Bereits zum zweiten Mal besuchten die Nu Metal-Ikone Korn die Escher Rockhal. Wie schon im Juni 2009 legten sie erneut im Rahmen ihrer Festivaltournee eine Zwischenstation ein. 90 Minuten dauerte ihr Gastspiel. Dabei präsentierten sie sowohl altbewährte Hits als auch neue Lieder.
Es geht doch nicht über ein gutes Aufwärmprogramm. Nach zwei Vorgruppen stand am Sonntagabend ein langhaariger, wie wild sein Haupthaar rotierender DJ auf der Bühne der Rockhal und rief mit seinem Macbook einen kurzweiligen Mix aus Nu Metal-Hits ab, der die knapp 1.900 Korn-Fans in Stimmung brachte. Insbesondere als „Angels Deserve To Die“ aus der Feder der nicht minder bekannten, erfolgreichen wie beliebten Nu Metal-Band System Of A Down, die wie Korn einen hohen künstlerischen Anspruch hat und der Progression durchaus offen gegenüber steht, ertönte. Der „Musikexpress“ schrieb dieser Tage, System Of A Down sei „die vielleicht wichtigste Metal-Band der vergangenen Dekade“. Vielleicht ist dem so. Andererseits sollte man gemeinhin mit Superlativen vorsichtig sein und weniger inflationär mit ihnen um sich schmeißen. Zumal auch Korn in ihrer nunmehr 18-jährigen Laufbahn einen nicht unwesentlichen Teil zur Etablierung des Genres Nu Metal beziehungsweise Crossover beigetragen haben. Vor Jahren hörte man doch aus nahezu jedem Proberaumloch Korn-mäßige Töne nach draußen dringen. Was heute kaum mehr vorstellbar erscheint.

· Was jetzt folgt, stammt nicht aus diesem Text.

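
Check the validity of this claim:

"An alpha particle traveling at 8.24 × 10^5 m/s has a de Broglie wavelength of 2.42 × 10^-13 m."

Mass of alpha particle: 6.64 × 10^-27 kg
False

The claim is incorrect.

Using λ = h/(mv):
λ = (6.626 × 10^-34 J·s) / (6.64 × 10^-27 kg × 8.24 × 10^5 m/s)
λ = 1.21 × 10^-13 m

The actual wavelength differs from the claimed 2.42 × 10^-13 m.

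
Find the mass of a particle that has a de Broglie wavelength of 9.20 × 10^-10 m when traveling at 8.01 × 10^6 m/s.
8.99 × 10^-32 kg

From the de Broglie relation λ = h/(mv), we solve for m:

m = h/(λv)
m = (6.626 × 10^-34 J·s) / (9.20 × 10^-10 m × 8.01 × 10^6 m/s)
m = 8.99 × 10^-32 kg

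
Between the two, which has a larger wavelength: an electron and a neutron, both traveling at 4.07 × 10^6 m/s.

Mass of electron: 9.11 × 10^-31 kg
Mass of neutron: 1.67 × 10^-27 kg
The electron has the longer wavelength.

Using λ = h/(mv), since both particles have the same velocity, the wavelength depends only on mass.

For electron: λ₁ = h/(m₁v) = 1.79 × 10^-10 m
For neutron: λ₂ = h/(m₂v) = 9.75 × 10^-14 m

Since λ ∝ 1/m at constant velocity, the lighter particle has the longer wavelength.

The electron has the longer de Broglie wavelength.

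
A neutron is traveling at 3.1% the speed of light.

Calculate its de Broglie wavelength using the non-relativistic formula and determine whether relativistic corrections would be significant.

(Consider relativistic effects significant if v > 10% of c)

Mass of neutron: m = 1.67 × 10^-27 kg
No, relativistic corrections are not needed.

Using the non-relativistic de Broglie formula λ = h/(mv):

v = 3.1% × c = 9.294 × 10^6 m/s

λ = h/(mv)
λ = (6.626 × 10^-34 J·s) / (1.67 × 10^-27 kg × 9.294 × 10^6 m/s)
λ = 4.27 × 10^-14 m

Since v = 3.1% of c < 10% of c, relativistic corrections are NOT significant and this non-relativistic result is a good approximation.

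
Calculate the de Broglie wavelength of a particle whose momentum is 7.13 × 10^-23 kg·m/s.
9.29 × 10^-12 m

Using the de Broglie relation λ = h/p:

λ = h/p
λ = (6.626 × 10^-34 J·s) / (7.13 × 10^-23 kg·m/s)
λ = 9.29 × 10^-12 m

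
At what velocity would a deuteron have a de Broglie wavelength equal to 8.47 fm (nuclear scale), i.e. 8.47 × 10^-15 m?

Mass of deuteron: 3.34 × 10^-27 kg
2.34 × 10^7 m/s

From λ = h/(mv), solve for v:

v = h/(mλ)
v = (6.626 × 10^-34 J·s) / (3.34 × 10^-27 kg × 8.47 × 10^-15 m)
v = 2.34 × 10^7 m/s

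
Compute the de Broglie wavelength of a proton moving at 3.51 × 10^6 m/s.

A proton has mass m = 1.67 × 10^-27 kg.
1.13 × 10^-13 m

Using the de Broglie relation λ = h/(mv):

λ = h/(mv)
λ = (6.626 × 10^-34 J·s) / (1.67 × 10^-27 kg × 3.51 × 10^6 m/s)
λ = 1.13 × 10^-13 m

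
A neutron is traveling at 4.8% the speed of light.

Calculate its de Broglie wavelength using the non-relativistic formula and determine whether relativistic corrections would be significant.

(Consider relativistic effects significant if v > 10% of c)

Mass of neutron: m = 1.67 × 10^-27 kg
No, relativistic corrections are not needed.

Using the non-relativistic de Broglie formula λ = h/(mv):

v = 4.8% × c = 1.439 × 10^7 m/s

λ = h/(mv)
λ = (6.626 × 10^-34 J·s) / (1.67 × 10^-27 kg × 1.439 × 10^7 m/s)
λ = 2.76 × 10^-14 m

Since v = 4.8% of c < 10% of c, relativistic corrections are NOT significant and this non-relativistic result is a good approximation.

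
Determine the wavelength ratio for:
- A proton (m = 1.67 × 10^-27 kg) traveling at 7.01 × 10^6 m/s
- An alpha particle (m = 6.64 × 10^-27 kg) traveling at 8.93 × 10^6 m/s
λ₁/λ₂ = 5.07

Using λ = h/(mv):

λ₁ = h/(m₁v₁) = 5.66 × 10^-14 m
λ₂ = h/(m₂v₂) = 1.12 × 10^-14 m

Ratio λ₁/λ₂ = (m₂v₂)/(m₁v₁)
         = (6.64 × 10^-27 kg × 8.93 × 10^6 m/s) / (1.67 × 10^-27 kg × 7.01 × 10^6 m/s)
         = 5.07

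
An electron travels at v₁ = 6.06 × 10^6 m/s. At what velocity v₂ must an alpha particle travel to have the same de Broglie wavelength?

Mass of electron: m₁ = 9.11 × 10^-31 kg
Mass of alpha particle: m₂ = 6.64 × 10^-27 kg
v₂ = 8.31 × 10^2 m/s

For equal de Broglie wavelengths: λ₁ = λ₂

h/(m₁v₁) = h/(m₂v₂)
m₁v₁ = m₂v₂
v₂ = v₁ · (m₁/m₂)

v₂ = 6.06 × 10^6 m/s × (9.11 × 10^-31 kg / 6.64 × 10^-27 kg)
v₂ = 8.31 × 10^2 m/s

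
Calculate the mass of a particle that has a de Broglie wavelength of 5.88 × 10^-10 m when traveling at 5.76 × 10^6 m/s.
1.96 × 10^-31 kg

From the de Broglie relation λ = h/(mv), we solve for m:

m = h/(λv)
m = (6.626 × 10^-34 J·s) / (5.88 × 10^-10 m × 5.76 × 10^6 m/s)
m = 1.96 × 10^-31 kg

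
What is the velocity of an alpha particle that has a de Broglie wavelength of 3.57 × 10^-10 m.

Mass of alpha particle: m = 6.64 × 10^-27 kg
2.80 × 10^2 m/s

From the de Broglie relation λ = h/(mv), we solve for v:

v = h/(mλ)
v = (6.626 × 10^-34 J·s) / (6.64 × 10^-27 kg × 3.57 × 10^-10 m)
v = 2.80 × 10^2 m/s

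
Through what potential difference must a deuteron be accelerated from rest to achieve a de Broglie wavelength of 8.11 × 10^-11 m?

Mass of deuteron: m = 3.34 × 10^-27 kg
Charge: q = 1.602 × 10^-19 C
6.24 × 10^-2 V

From λ = h/√(2mqV), we solve for V:

λ² = h²/(2mqV)
V = h²/(2mqλ²)
V = (6.626 × 10^-34 J·s)² / (2 × 3.34 × 10^-27 kg × 1.602 × 10^-19 C × (8.11 × 10^-11 m)²)
V = 6.24 × 10^-2 V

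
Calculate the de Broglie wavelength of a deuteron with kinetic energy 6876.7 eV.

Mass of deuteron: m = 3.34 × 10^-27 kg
2.44 × 10^-13 m

Using λ = h/√(2mKE):

First convert KE to Joules: KE = 6876.7 eV = 1.102 × 10^-15 J

λ = h/√(2mKE)
λ = (6.626 × 10^-34 J·s) / √(2 × 3.34 × 10^-27 kg × 1.102 × 10^-15 J)
λ = 2.44 × 10^-13 m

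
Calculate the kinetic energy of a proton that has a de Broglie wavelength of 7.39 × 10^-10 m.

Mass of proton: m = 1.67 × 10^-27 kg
2.41 × 10^-22 J (or 1.50 × 10^-3 eV)

From λ = h/√(2mKE), we solve for KE:

λ² = h²/(2mKE)
KE = h²/(2mλ²)
KE = (6.626 × 10^-34 J·s)² / (2 × 1.67 × 10^-27 kg × (7.39 × 10^-10 m)²)
KE = 2.41 × 10^-22 J
KE = 1.50 × 10^-3 eV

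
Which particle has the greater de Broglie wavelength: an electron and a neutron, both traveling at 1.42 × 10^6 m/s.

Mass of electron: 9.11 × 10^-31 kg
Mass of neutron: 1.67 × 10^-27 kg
The electron has the longer wavelength.

Using λ = h/(mv), since both particles have the same velocity, the wavelength depends only on mass.

For electron: λ₁ = h/(m₁v) = 5.12 × 10^-10 m
For neutron: λ₂ = h/(m₂v) = 2.79 × 10^-13 m

Since λ ∝ 1/m at constant velocity, the lighter particle has the longer wavelength.

The electron has the longer de Broglie wavelength.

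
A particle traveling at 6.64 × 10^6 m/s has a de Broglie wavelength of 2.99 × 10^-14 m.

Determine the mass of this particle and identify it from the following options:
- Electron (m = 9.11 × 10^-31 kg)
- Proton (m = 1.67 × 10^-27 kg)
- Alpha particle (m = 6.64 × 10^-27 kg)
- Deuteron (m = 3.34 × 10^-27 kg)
The particle is a deuteron.

From λ = h/(mv), solve for mass:

m = h/(λv)
m = (6.626 × 10^-34 J·s) / (2.99 × 10^-14 m × 6.64 × 10^6 m/s)
m = 3.34 × 10^-27 kg

Comparing with the listed masses, this is closest to a deuteron.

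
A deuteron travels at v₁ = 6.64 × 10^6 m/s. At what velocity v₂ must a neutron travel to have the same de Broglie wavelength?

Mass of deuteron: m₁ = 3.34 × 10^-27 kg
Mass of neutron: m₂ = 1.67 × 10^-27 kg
v₂ = 1.33 × 10^7 m/s

For equal de Broglie wavelengths: λ₁ = λ₂

h/(m₁v₁) = h/(m₂v₂)
m₁v₁ = m₂v₂
v₂ = v₁ · (m₁/m₂)

v₂ = 6.64 × 10^6 m/s × (3.34 × 10^-27 kg / 1.67 × 10^-27 kg)
v₂ = 1.33 × 10^7 m/s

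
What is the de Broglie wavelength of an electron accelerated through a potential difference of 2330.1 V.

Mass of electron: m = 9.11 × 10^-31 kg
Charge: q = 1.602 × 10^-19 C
2.54 × 10^-11 m

When a particle is accelerated through voltage V, it gains kinetic energy KE = qV.

The de Broglie wavelength is then λ = h/√(2mqV):

λ = h/√(2mqV)
λ = (6.626 × 10^-34 J·s) / √(2 × 9.11 × 10^-31 kg × 1.602 × 10^-19 C × 2330.1 V)
λ = 2.54 × 10^-11 m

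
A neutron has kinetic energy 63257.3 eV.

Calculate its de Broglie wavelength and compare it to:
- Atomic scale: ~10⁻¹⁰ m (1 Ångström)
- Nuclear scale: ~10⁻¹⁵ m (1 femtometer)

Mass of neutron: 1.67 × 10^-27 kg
λ = 1.14 × 10^-13 m, which is between nuclear and atomic scales.

Using λ = h/√(2mKE):

KE = 63257.3 eV = 1.013 × 10^-14 J

λ = h/√(2mKE)
λ = (6.626 × 10^-34 J·s) / √(2 × 1.67 × 10^-27 kg × 1.013 × 10^-14 J)
λ = 1.14 × 10^-13 m

Comparison:
- Atomic scale (10⁻¹⁰ m): λ is 0.0011× this size
- Nuclear scale (10⁻¹⁵ m): λ is 1.1e+02× this size

The wavelength is between nuclear and atomic scales.

This wavelength is appropriate for probing atomic structure but too large for nuclear physics experiments.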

Die Luft ist bei den Korn-Begründern Jonathan Davis, James Shaffer alias Munky und Reginald Arvizu, auch Fieldy genannt, aber noch nicht raus. Das machte dieser Auftritt deutlich. Allerdings auch, dass die über Jahre immer gleichen Gesten, Posen, Faxen und Sprüche („Are you ready?“) mittlerweile langweilen. Dass Bassist Fieldy den Kopf seines Instruments immer noch in der Höhe seines linken Ohrläppchens rangiert, mögen die einen für authentisch erachten, andere drehen sich beim Anblick gelangweilt ab. Aber das gehört wohl oder übel zu Korn dazu. Gleichfalls die im Gesicht baumelnden Haare beziehungsweise Dreadlocks, die von Fieldy und Munky stark in Anspruch genommenen Bass- und Gitarrensaiten, die dadurch ganz unverwechselbare Töne preisgeben, und Jonathan Davis, der hinter dem vom Schweizer Künstler und „Aliens“-Erfinder H.R. Giger entworfenen Mikrophonständer seiner Wut und Aggression verbal freien Lauf lässt.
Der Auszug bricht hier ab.